Cynthia Boaz's recent post regarding the 14 propaganda techniques used by Fox News to brainwash Americans should be extended to the entire right wing pundit machine...especially the right wing blogsphere. Here are a few that jumped out at me.
3. Projection/Flipping. This one is frustrating for the viewer who is trying to actually follow the argument. It involves taking whatever underhanded tactic you're using and then accusing your opponent of doing it to you first. We see this frequently in the immigration discussion, where anti-racists are accused of racism, or in the climate change debate, where those who argue for human causes of the phenomenon are accused of not having science or facts on their side. It's often called upon when the media host finds themselves on the ropes in the debate.
Hilarious! And very true. This happens on my site constantly and when it occurs from now on, I'm simply going to respond by cutting and pasting this paragraph. In fact, many of her points are salient when it comes to some of my regular readers so I foresee much cutting and pasting in the future.
Here are some other notable mentions.
4. Rewriting History. This is another way of saying that propagandists make the facts fit their worldview. The Downing Street Memos on the Iraq war were a classic example of this on a massive scale, but it happens daily and over smaller issues as well. A recent case in point is Palin's mangling of the Paul Revere ride, which Fox reporters have bent over backward to validate. Why lie about the historical facts, even when they can be demonstrated to be false? Well, because dogmatic minds actually find it easier to reject reality than to update their viewpoints. They will literally rewrite history if it serves their interests. And they'll often speak with such authority that the casual viewer will be tempted to question what they knew as fact.

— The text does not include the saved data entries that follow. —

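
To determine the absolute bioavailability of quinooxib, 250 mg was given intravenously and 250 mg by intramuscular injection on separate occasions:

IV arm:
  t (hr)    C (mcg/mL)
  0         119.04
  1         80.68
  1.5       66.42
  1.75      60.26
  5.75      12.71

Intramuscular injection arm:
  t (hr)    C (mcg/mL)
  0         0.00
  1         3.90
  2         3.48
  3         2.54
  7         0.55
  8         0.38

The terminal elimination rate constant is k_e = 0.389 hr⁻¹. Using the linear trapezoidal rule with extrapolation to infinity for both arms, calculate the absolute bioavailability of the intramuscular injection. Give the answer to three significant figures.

F = 0.0491

Trapezoidal AUC_0→5.75 (IV):
  [0→1]: (119.04+80.68)/2 × 1 = 99.86
  [1→1.5]: (80.68+66.42)/2 × 0.5 = 36.775
  [1.5→1.75]: (66.42+60.26)/2 × 0.25 = 15.835
  [1.75→5.75]: (60.26+12.71)/2 × 4 = 145.94
  Sum = 298.41 mcg/mL·hr
IV tail: 12.71/0.389 = 32.674; AUC_iv,0→∞ = 298.41 + 32.674 = 331.084 mcg/mL·hr
Trapezoidal AUC_0→8 (intramuscular injection):
  [0→1]: (0.00+3.90)/2 × 1 = 1.95
  [1→2]: (3.90+3.48)/2 × 1 = 3.69
  [2→3]: (3.48+2.54)/2 × 1 = 3.01
  [3→7]: (2.54+0.55)/2 × 4 = 6.18
  [7→8]: (0.55+0.38)/2 × 1 = 0.465
  Sum = 15.295 mcg/mL·hr
intramuscular injection tail: 0.38/0.389 = 0.977; AUC_ev,0→∞ = 15.295 + 0.977 = 16.272 mcg/mL·hr
F = (AUC_ev/D_ev)/(AUC_iv/D_iv) = (16.272/250)/(331.084/250) = 0.065088/1.324336 = 0.0491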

Several of my readers suffer from this but this is part and parcel to the adolescent power fantasy.
All in all, I found her points to be completely accurate and an excellent summation of the conversational framework with the right these days. Sadly, I don't see it changing any time too soon but her points have inspired me to summarize something that has been kicking around in my head right now.
Why is that the money of wealthy people is "hard earned" yet the money of poor people, who often work two or three jobs, is not?